Occasionally, the NBA will also schedule tripleheaders and quadrupleheaders as well.

The league experimented in 2009 and 2010 with a Thanksgiving night doubleheader, but discontinued the practice after the 2011 NBA lockout.

== Use in the Philippines ==
Live sports on TV in the Philippines is almost exclusively aired via doubleheaders, with two games aired in succession in a single broadcast. Sports teams almost always do not represent localities, and the league itself rents venues for it to play in. Every gameday usually is a doubleheader in a single venue. Most leagues played three times a week, but with expanding number of teams, some leagues have played up to five times a week.
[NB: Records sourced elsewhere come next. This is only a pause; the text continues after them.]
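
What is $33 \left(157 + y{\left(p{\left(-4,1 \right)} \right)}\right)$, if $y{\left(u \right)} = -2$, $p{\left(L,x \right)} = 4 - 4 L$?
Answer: $5115$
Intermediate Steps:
$33 \left(157 + y{\left(p{\left(-4,1 \right)} \right)}\right) = 33 \left(157 - 2\right) = 33 \cdot 155 = 5115$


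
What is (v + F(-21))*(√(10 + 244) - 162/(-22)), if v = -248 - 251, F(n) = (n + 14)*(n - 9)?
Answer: -23409/11 - 289*√254 ≈ -6734.0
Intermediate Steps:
F(n) = (-9 + n)*(14 + n) (F(n) = (14 + n)*(-9 + n) = (-9 + n)*(14 + n))
v = -499
(v + F(-21))*(√(10 + 244) - 162/(-22)) = (-499 + (-126 + (-21)² + 5*(-21)))*(√(10 + 244) - 162/(-22)) = (-499 + (-126 + 441 - 105))*(√254 - 162*(-1/22)) = (-499 + 210)*(√254 + 81/11) = -289*(81/11 + √254) = -23409/11 - 289*√254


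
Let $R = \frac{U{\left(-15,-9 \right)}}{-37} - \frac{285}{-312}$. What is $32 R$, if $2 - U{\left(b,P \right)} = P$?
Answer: $\frac{9484}{481} \approx 19.717$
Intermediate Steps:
$U{\left(b,P \right)} = 2 - P$
$R = \frac{2371}{3848}$ ($R = \frac{2 - -9}{-37} - \frac{285}{-312} = \left(2 + 9\right) \left(- \frac{1}{37}\right) - - \frac{95}{104} = 11 \left(- \frac{1}{37}\right) + \frac{95}{104} = - \frac{11}{37} + \frac{95}{104} = \frac{2371}{3848} \approx 0.61616$)
$32 R = 32 \cdot \frac{2371}{3848} = \frac{9484}{481}$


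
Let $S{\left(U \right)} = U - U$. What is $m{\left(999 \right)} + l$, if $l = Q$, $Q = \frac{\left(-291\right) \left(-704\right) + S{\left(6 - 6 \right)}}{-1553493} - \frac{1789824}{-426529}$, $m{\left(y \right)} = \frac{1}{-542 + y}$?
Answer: $\frac{410469559440743}{100937561939743} \approx 4.0666$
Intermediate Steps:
$S{\left(U \right)} = 0$
$Q = \frac{897699539392}{220869938599}$ ($Q = \frac{\left(-291\right) \left(-704\right) + 0}{-1553493} - \frac{1789824}{-426529} = \left(204864 + 0\right) \left(- \frac{1}{1553493}\right) - - \frac{1789824}{426529} = 204864 \left(- \frac{1}{1553493}\right) + \frac{1789824}{426529} = - \frac{68288}{517831} + \frac{1789824}{426529} = \frac{897699539392}{220869938599} \approx 4.0644$)
$l = \frac{897699539392}{220869938599} \approx 4.0644$
$m{\left(999 \right)} + l = \frac{1}{-542 + 999} + \frac{897699539392}{220869938599} = \frac{1}{457} + \frac{897699539392}{220869938599} = \frac{410469559440743}{100937561939743}$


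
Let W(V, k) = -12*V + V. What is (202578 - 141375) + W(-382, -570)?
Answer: 65405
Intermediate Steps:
W(V, k) = -11*V
(202578 - 141375) + W(-382, -570) = (202578 - 141375) - 11*(-382) = 61203 + 4202 = 65405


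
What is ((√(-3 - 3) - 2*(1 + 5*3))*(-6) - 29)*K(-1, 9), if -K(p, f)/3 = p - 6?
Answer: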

The Philippine Basketball Association (PBA), Philippine Super Liga, the Philippines Football League, the University Athletic Association of the Philippines (UAAP; team sports) and National Collegiate Athletic Association (Philippines; team sports) all have its competitions aired under this format.

During the COVID-19 pandemic, the PBA had doubleheaders everyday of the week during its bubble conference. The UAAP basketball tournament switched to a quadruple-header format in 2022, with all eight teams playing in one day to make way for schedule adjustments.

The Metropolitan Basketball Association (MBA), where teams played in a home and away season, also schedules doubleheaders, but on separate venues. The Maharlika Pilipinas Basketball League (MPBL), while its teams represents localities, has a single team host up to three games on its home court in one day.